Now, for the record, I wasn’t an SDS or YAF member (Students for A Democratic Society or Young American for Freedom from the sixties), neither I nor my immediate family has ever served in the military, and I was quite overjoyed when my draft number was 283. These kids however didn’t have a draft number. They actually worked hard to get where they were, which was a chance to serve. They are bright, young, eager, dedicated and committed – yet they were in West Point, not the halls of Ivey, and while they are guaranteed a job after graduation, it would appear that the reunions for certain graduating years are not as well attended. These kids could go places, be someone, work hard yes but enjoy the good life, and there was the thought that I couldn’t get out of my head. I guess this is one of those situations you know about in the back of your mind, but never think about, but it didn’t take me long to figure it out – they were going places. They were dong exactly what we all wanted to do when we were young – make a difference. But while most of us moved on to what we thought was reality, they already were in reality. They were committing their future, and let’s get real here – potentially their very lives, to serving. They put themselves second on the priority list. I have teenage children (and there is even a rumor that I might have been one at one time), and I see them and their friends, and the difference is amazing. It’s not the difference in preferences, politics, or cloths, but the commitment and focus I saw in that meeting room. From what I could tell, at least some of them are the children of West Point graduates and current or former military members, so maybe they are just following their upbringing, just as my son wants to invest in the market; but their goal is service.

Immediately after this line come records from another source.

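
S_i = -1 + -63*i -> [-1, -64, -127, -190, -253]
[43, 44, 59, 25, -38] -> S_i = Random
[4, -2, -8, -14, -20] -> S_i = 4 + -6*i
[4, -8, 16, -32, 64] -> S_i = 4*-2^i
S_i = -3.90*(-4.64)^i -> [-3.9, 18.1, -83.97, 389.6, -1807.74]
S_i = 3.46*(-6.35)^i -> [3.46, -21.97, 139.52, -885.93, 5625.63]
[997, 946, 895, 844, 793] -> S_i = 997 + -51*i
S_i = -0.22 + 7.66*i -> [-0.22, 7.44, 15.1, 22.76, 30.42]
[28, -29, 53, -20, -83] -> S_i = Random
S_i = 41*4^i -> [41, 164, 656, 2624, 10496]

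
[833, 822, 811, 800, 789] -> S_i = 833 + -11*i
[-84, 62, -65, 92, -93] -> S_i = Random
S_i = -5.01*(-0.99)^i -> [-5.01, 4.96, -4.91, 4.86, -4.81]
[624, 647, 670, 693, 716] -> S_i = 624 + 23*i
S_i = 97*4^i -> [97, 388, 1552, 6208, 24832]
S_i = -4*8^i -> [-4, -32, -256, -2048, -16384]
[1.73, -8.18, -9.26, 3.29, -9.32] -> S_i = Random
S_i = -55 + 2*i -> [-55, -53, -51, -49, -47]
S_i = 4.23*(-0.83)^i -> [4.23, -3.51, 2.91, -2.42, 2.01]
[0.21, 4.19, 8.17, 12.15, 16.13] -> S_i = 0.21 + 3.98*i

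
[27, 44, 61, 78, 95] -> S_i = 27 + 17*i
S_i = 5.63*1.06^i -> [5.63, 5.97, 6.33, 6.71, 7.11]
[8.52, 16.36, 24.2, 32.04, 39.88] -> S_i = 8.52 + 7.84*i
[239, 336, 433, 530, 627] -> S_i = 239 + 97*i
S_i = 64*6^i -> [64, 384, 2304, 13824, 82944]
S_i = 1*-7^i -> [1, -7, 49, -343, 2401]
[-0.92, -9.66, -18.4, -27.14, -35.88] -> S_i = -0.92 + -8.74*i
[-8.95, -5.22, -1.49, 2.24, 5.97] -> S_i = -8.95 + 3.73*i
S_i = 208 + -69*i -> [208, 139, 70, 1, -68]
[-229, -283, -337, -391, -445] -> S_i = -229 + -54*i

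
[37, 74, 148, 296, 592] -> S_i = 37*2^i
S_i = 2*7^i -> [2, 14, 98, 686, 4802]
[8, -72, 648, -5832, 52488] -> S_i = 8*-9^i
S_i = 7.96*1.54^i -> [7.96, 12.26, 18.88, 29.07, 44.77]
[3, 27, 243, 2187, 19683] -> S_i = 3*9^i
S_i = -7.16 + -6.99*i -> [-7.16, -14.15, -21.14, -28.13, -35.12]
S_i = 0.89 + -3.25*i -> [0.89, -2.36, -5.61, -8.86, -12.11]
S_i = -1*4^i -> [-1, -4, -16, -64, -256]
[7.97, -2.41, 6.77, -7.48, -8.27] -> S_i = Random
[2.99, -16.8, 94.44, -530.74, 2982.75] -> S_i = 2.99*(-5.62)^i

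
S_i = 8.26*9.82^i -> [8.26, 81.11, 796.53, 7821.94, 76811.46]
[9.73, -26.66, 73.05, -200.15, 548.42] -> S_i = 9.73*(-2.74)^i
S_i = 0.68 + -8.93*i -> [0.68, -8.25, -17.18, -26.11, -35.04]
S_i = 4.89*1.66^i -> [4.89, 8.12, 13.47, 22.37, 37.13]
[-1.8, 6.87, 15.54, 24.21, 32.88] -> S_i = -1.80 + 8.67*i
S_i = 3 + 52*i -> [3, 55, 107, 159, 211]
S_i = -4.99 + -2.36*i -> [-4.99, -7.35, -9.71, -12.07, -14.43]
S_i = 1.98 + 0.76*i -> [1.98, 2.74, 3.5, 4.26, 5.02]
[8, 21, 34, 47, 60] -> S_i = 8 + 13*i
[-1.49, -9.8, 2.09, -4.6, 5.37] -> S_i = Random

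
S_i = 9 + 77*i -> [9, 86, 163, 240, 317]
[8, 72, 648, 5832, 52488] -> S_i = 8*9^i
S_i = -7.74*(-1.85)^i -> [-7.74, 14.32, -26.49, 49.01, -90.66]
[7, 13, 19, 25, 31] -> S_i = 7 + 6*i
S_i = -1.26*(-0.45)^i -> [-1.26, 0.57, -0.26, 0.11, -0.05]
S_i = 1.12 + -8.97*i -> [1.12, -7.85, -16.82, -25.79, -34.76]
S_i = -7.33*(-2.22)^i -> [-7.33, 16.27, -36.13, 80.2, -178.04]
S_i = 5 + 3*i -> [5, 8, 11, 14, 17]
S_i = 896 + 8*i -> [896, 904, 912, 920, 928]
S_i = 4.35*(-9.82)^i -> [4.35, -42.72, 419.48, -4119.3, 40451.55]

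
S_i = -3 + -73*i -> [-3, -76, -149, -222, -295]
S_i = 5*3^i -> [5, 15, 45, 135, 405]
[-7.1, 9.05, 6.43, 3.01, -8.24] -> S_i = Random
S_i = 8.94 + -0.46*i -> [8.94, 8.48, 8.02, 7.56, 7.1]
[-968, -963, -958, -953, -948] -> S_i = -968 + 5*i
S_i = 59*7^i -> [59, 413, 2891, 20237, 141659]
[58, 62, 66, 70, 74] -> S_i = 58 + 4*i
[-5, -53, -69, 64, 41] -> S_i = Random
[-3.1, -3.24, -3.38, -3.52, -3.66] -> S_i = -3.10 + -0.14*i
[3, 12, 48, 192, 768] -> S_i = 3*4^i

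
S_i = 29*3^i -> [29, 87, 261, 783, 2349]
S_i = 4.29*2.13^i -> [4.29, 9.14, 19.46, 41.46, 88.3]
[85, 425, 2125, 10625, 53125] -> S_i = 85*5^i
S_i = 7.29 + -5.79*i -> [7.29, 1.5, -4.29, -10.08, -15.87]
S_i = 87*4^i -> [87, 348, 1392, 5568, 22272]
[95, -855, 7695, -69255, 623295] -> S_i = 95*-9^i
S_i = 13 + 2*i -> [13, 15, 17, 19, 21]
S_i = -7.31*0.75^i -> [-7.31, -5.48, -4.11, -3.08, -2.31]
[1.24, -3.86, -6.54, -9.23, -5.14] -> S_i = Random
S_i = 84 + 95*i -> [84, 179, 274, 369, 464]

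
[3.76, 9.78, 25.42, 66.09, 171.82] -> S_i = 3.76*2.60^i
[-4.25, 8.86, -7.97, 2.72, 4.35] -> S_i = Random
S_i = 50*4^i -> [50, 200, 800, 3200, 12800]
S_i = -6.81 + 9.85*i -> [-6.81, 3.04, 12.89, 22.74, 32.59]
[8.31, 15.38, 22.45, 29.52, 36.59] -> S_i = 8.31 + 7.07*i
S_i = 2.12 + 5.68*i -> [2.12, 7.8, 13.48, 19.16, 24.84]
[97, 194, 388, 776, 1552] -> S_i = 97*2^i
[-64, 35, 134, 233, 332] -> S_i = -64 + 99*i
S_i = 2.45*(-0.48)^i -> [2.45, -1.18, 0.56, -0.27, 0.13]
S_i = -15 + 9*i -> [-15, -6, 3, 12, 21]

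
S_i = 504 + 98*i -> [504, 602, 700, 798, 896]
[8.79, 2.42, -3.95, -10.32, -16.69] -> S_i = 8.79 + -6.37*i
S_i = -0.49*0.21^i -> [-0.49, -0.1, -0.02, -0.0, -0.0]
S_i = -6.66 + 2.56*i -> [-6.66, -4.1, -1.54, 1.02, 3.58]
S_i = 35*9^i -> [35, 315, 2835, 25515, 229635]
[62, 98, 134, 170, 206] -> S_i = 62 + 36*i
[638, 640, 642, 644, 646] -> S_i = 638 + 2*i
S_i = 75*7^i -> [75, 525, 3675, 25725, 180075]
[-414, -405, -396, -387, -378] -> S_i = -414 + 9*i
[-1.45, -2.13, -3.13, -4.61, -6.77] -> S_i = -1.45*1.47^i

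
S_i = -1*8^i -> [-1, -8, -64, -512, -4096]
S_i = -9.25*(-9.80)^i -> [-9.25, 90.65, -888.37, 8706.03, -85319.05]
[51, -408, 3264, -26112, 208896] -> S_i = 51*-8^i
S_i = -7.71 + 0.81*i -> [-7.71, -6.9, -6.09, -5.28, -4.47]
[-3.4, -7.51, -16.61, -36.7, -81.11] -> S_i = -3.40*2.21^i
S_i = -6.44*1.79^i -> [-6.44, -11.53, -20.63, -36.94, -66.11]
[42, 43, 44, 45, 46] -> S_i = 42 + 1*i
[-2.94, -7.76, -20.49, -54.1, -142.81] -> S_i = -2.94*2.64^i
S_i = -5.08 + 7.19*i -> [-5.08, 2.11, 9.3, 16.49, 23.68]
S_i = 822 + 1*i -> [822, 823, 824, 825, 826]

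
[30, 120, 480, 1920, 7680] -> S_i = 30*4^i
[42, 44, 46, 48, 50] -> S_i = 42 + 2*i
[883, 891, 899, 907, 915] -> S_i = 883 + 8*i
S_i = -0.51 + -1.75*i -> [-0.51, -2.26, -4.01, -5.76, -7.51]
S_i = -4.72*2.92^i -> [-4.72, -13.78, -40.24, -117.51, -343.14]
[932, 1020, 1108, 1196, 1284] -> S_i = 932 + 88*i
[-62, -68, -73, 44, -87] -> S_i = Random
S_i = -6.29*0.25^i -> [-6.29, -1.57, -0.39, -0.1, -0.02]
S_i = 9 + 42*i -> [9, 51, 93, 135, 177]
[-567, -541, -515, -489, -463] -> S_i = -567 + 26*i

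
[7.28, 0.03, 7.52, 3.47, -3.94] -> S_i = Random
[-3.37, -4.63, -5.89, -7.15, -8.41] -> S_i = -3.37 + -1.26*i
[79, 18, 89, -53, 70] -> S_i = Random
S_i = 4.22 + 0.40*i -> [4.22, 4.62, 5.02, 5.42, 5.82]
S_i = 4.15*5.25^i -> [4.15, 21.79, 114.38, 600.52, 3152.72]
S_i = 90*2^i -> [90, 180, 360, 720, 1440]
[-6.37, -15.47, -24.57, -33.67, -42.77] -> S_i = -6.37 + -9.10*i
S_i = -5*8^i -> [-5, -40, -320, -2560, -20480]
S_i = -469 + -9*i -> [-469, -478, -487, -496, -505]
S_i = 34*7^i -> [34, 238, 1666, 11662, 81634]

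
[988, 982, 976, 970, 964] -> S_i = 988 + -6*i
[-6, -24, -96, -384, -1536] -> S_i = -6*4^i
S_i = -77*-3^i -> [-77, 231, -693, 2079, -6237]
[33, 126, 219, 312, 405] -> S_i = 33 + 93*i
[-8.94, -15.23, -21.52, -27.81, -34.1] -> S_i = -8.94 + -6.29*i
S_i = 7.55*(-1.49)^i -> [7.55, -11.25, 16.76, -24.98, 37.21]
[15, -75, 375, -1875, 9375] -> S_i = 15*-5^i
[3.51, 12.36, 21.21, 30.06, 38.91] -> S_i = 3.51 + 8.85*i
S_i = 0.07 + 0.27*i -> [0.07, 0.34, 0.61, 0.88, 1.15]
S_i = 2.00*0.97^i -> [2.0, 1.94, 1.88, 1.83, 1.77]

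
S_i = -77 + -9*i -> [-77, -86, -95, -104, -113]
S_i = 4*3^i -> [4, 12, 36, 108, 324]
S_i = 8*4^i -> [8, 32, 128, 512, 2048]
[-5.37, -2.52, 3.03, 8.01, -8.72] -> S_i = Random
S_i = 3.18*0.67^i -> [3.18, 2.13, 1.43, 0.96, 0.64]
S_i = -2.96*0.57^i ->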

However, what truly stuck me was something three of them said to each other; I was on the side and not part of the conversation. It dealt with a code of honor and regulations, which sometimes come into conflict, and that in conflict honor comes first. You can break the rules and pay the price, but you can not break honor. To me it meant doing the right thing, to them it was a way of life.
So what does this have to do with investing, nothing. But then again, maybe if ‘our’ people had a call to honor maybe there would have been a few less bubbles, a few less Enron’s, a lot less ‘yes, but we can legally do it by…’ and a bit more of the way we wanted it to be when we were young. And since this is suppose to be about advise, I’ll offer some to the military. Forget your ads, incentives, and aid programs, just let these young, naive, inexperienced and honor bound kids go out and do your talking. I don’t know which of the branches uses the slogan ‘be all that you can be’, but these guys sure seem to fit the bill, and in a dozen years they won’t be so young, so naïve, or so inexperienced, but I’ll bet they’ll still be honor bound. I’ve meet quite a number of smart, successful and rich people in my life, but I don’t recall so many gaining my respect so quickly. So my bottom line is that it was my honor to be able to meet all of them, and I can only hope they keep the faith.